"It's true," she said impartially. "Most women wouldn't know their own minds if they were to come upon them in broad daylight. They are like men in that." She shot an amused glance toward the young man.
"You know them," he said bitterly, ignoring her last sentence, and secretly disappointed at such ready acquiescence, which indicated, he feared, a jocular state of mind.
"You mean I don't know them," corrected Mrs. March. "No one does. Do you suppose I know my own daughter's? No more than she does herself. I suppose you were thinking of her, weren't you?"
"It's all over," he answered, and laid down his pen, but continued to make motions across the page with his finger.
Mrs. March showed no surprise, but she ceased knitting, apparently out of respect for the young man's feelings.
"How do you know?" she asked.
"She just told me so," replied Medbury, glad that he could at last unburden himself. "She said she sometimes thought she had no heart. She told me that there were times when she had thought that she might care for me, but now she knew her own mind. So it's all over."

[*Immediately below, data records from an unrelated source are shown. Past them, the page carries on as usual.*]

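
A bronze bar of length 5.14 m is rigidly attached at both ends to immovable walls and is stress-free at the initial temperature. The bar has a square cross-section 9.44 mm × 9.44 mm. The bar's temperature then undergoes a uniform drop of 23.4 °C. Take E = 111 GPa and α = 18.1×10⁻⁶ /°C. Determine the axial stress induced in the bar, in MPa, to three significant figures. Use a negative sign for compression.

47.0 MPa

Free thermal expansion αLΔT = 18.1e-6 · 5140 · -23.4 = -2.177 mm.
The walls impose strain ε = −(-2.177)/5140 = 4.2354e-04; σ = Eε = 111000 · 4.2354e-04 = 47.01 MPa.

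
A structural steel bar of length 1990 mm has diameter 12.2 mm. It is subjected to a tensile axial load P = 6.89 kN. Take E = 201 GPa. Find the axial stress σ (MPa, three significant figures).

A = 116.9 mm².
σ = N/A = 6890/116.9 = 58.94 MPa.

58.9 MPa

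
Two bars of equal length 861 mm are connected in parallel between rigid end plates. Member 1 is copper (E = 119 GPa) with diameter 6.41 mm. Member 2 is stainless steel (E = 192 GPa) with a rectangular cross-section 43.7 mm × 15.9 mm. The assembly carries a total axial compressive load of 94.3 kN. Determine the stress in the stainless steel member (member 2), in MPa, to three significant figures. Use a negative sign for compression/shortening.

A_1 = 32.27 mm².
A_2 = 694.8 mm².
Equal strain + equilibrium ⇒ each member carries load in proportion to AE: A₁E₁ = 3840000 N, A₂E₂ = 133400000 N, ΣAE = 137200000 N.
σ₂ = P·E₂/ΣAE = -94300·192000/137200000 = -131.9 MPa.

-132 MPa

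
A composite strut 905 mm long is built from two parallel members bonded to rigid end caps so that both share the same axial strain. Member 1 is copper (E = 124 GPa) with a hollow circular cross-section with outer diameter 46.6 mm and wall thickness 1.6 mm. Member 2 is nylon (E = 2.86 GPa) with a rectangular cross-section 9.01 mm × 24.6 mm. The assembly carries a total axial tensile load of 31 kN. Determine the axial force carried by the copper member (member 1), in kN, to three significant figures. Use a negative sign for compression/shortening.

A_1 = 226.2 mm².
A_2 = 221.6 mm².
Equal strain + equilibrium ⇒ each member carries load in proportion to AE: A₁E₁ = 28050000 N, A₂E₂ = 633900 N, ΣAE = 28680000 N.
F₁ = P·A₁E₁/ΣAE = 31000·28050000/28680000 = 30310 N.

30.3 kN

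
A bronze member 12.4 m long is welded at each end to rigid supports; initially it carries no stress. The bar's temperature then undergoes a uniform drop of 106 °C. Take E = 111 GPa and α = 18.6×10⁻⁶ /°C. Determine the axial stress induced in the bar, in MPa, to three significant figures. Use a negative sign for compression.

219 MPa

Free thermal expansion αLΔT = 18.6e-6 · 12400 · -106 = -24.45 mm.
The walls impose strain ε = −(-24.45)/12400 = 1.9716e-03; σ = Eε = 111000 · 1.9716e-03 = 218.8 MPa.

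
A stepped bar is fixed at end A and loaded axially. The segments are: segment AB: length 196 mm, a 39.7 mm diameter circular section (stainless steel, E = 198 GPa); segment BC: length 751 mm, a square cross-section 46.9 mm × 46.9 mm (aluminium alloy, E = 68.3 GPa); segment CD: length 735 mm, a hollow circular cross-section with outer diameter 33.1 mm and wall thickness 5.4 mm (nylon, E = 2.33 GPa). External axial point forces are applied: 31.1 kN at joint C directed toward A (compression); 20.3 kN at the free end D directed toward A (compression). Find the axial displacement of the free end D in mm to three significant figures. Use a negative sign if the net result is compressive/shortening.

-13.9 mm

Internal axial forces (sectioning from the free end, tension +): N_CD = -20.3 kN, N_BC = -51.4 kN, N_AB = -51.4 kN.
A_AB = 1238 mm².
A_BC = 2200 mm².
A_CD = 469.9 mm².
δ_AB = -51400·196/(1238·198000) = -0.0411 mm
δ_BC = -51400·751/(2200·68300) = -0.2569 mm
δ_CD = -20300·735/(469.9·2330) = -13.63 mm
δ = Σδ_i = -13.93 mm.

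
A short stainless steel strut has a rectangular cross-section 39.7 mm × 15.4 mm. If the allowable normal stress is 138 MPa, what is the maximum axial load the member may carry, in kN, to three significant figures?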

"Know her own mind! Fiddlesticks!" exclaimed Mrs. March, and proceeded to knit again. "I guess you've pestered her in some way, and so she said, 'Now I'll decide.' I suppose you've told her often enough that you couldn't live without her, and should always feel that way. It's perfectly natural for a girl to want to see if you can't."
"Then you think it may come out all right, after all?" he asked quickly.
She made a little murmur of dissent.